BELARUS NEWS AND ANALYSIS

DATE:

27/04/2010

Lithuanian premier suspicious of Russia and Belarus nuclear plans

Vilnius - Lithuanian Prime Minister Andrius Kubilius expressed concern Tuesday over plans by Russia and Belarus to build nuclear power plants close to his country's borders, while insisting that Lithuania's own plans for a nuclear facility will go ahead.

"We are quite concerned about the plans in Russia and Belarus," Kubilius said while speaking on Lithuanian national radio. "If they were to be constructed, we would face considerable environmental challenges."

Russia has plans to build two nuclear reactors in its Baltic exclave of Kaliningrad between Lithuania and Poland, while authorities in Belarus have been surveying locations around Michaliskes, 20 kilometres from the Lithuanian border, with a view to constructing their own nuclear plant.

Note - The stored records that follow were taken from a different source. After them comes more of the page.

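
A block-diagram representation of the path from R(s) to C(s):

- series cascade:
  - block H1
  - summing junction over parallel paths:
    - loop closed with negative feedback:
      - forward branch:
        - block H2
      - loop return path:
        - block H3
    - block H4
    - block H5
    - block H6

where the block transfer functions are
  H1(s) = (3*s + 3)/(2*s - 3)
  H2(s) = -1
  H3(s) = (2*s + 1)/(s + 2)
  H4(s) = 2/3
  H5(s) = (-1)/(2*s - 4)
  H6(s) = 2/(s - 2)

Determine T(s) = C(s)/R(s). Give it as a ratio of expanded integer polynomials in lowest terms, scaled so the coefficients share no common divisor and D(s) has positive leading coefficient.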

Kubilius' comments came one day after green activists in Lithuania protested on the 24th anniversary of the Chernobyl disaster against the planned construction of a new nuclear power plant near the town of Visaginas in the north of the country.

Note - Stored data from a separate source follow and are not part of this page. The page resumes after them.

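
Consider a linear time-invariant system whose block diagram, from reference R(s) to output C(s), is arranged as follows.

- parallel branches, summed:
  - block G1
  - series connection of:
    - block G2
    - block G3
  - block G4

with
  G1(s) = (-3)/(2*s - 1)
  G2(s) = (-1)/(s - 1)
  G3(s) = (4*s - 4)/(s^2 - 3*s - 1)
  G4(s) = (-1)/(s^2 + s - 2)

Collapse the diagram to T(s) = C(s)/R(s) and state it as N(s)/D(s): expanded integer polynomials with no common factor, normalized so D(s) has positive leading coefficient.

[1] combine G2, G3 in series; result (-4)/(s^2 - 3*s - 1)
[2] add G1, (G2*G3), G4 (parallel); the result is T(s) itself (integer coefficients, no common factor, positive leading denominator coefficient)

Answer: (-3*s^4 - 4*s^3 + 21*s^2 + 4*s - 15)/(2*s^5 - 5*s^4 - 10*s^3 + 16*s^2 - s - 2)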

However, Kubilius suggested the protests had an ulterior motive.

"When I see that rallies are held not to show concern for the plants in Belarus and Russia, but for the one to be built in Visaginas, I'm left thinking that this was the intention behind announcing projects in Russia and Belarus," he said.

The new Lithuanian facility, which comes with an estimated cost of around 4 billion dollars and an anticipated completion date of 2018, will replace the Ignalina nuclear power plant, which was shut down on December 31, 2009.

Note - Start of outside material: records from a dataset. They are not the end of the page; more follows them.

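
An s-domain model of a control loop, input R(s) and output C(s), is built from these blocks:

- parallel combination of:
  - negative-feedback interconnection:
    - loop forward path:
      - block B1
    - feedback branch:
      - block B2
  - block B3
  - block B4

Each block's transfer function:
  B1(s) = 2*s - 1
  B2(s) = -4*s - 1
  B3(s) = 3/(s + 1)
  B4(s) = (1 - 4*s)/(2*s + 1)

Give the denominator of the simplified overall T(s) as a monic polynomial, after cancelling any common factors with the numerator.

[1] feedback reduction of B1, B2: (1 - 2*s)/(8*s^2 - 2*s - 2)
[2] parallel reduction of [B1/(1+B1*B2)], B3, B4: (-32*s^4 + 28*s^3 + 30*s^2 - 13*s - 7)/(16*s^4 + 20*s^3 - 2*s^2 - 8*s - 2)
That last expression is T(s), already simplified. Scaling its denominator by 1/16 (the reciprocal of the leading coefficient) yields the monic denominator.

Answer: s^4 + 5*s^3/4 - s^2/8 - s/2 - 1/8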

Closing Ignalina's Chernobyl-type reactors was one of the conditions under which Lithuania joined the European Union in 2004. Work is continuing on dismantling the Soviet-era plant and disposing of its waste - a process expected to take 30 years.

If all three countries' projects were to be constructed, they would be within 200 kilometres of each other and could produce far more energy than the region would realistically need, experts say.